Jef Grenier n’est pas un nouveau venu dans le panorama d’épouvante québécois. Le réalisateur de Sandman et Bonbons rouges avait gagné le prix du public dans la catégorie court métrage D.I.Y. à Fantasia 2004 pour Killer Cup 2: Les gobelets qui tuent r’attaquent.
Il présentera son dernier Killer Cup 3D: les gobelets qui tuent de la troisième dimension lors de cette édition 2019 de Fantasia, un film qu’il prépare depuis une dizaine d’années.
Horreur Québec a voulu s’entretenir avec lui pour en savoir davantage:
Horreur Québec: Premièrement, d’où t’es venu l’idée de verres en styromousse tueurs?

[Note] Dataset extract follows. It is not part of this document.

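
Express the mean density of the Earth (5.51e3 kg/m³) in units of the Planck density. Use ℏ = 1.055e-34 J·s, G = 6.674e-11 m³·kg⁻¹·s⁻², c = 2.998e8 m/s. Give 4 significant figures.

Planck density: ρ_P = c⁵/(ℏG²) = 5.154e96 kg/m³.
5.51e3 / 5.154e96 = 1.069e-93

1.069e-93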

Jef Grenier: Quand j’étais au cégep en cinéma, dans les années 1990, je me souviens qu’il n’y avait pas grand chose de bon qui sortait en matière de films d’horreur pour nous, les fans hardcore. Il y avait beaucoup de trucs du genre «le lutin qui tue», «le docteur qui tue», etc. Ou sinon, les titres français se terminaient la majeure partie du temps par «de l’au-delà».
Alors un soir, fixant le plafond de ma chambre sur mon lit, et dans un élan de frustration contre le fait que des niaiseries pareilles arrivaient à se faire et se fassent distribuer, je me suis juré à moi-même de trouver la chose la plus ridicule au monde et de la twister de manière démoniaque, au point où je pourrais en faire un court film. Je voulais, à la base, uniquement me moquer de ceux qui se prenaient trop au sérieux avec leur concept bidon.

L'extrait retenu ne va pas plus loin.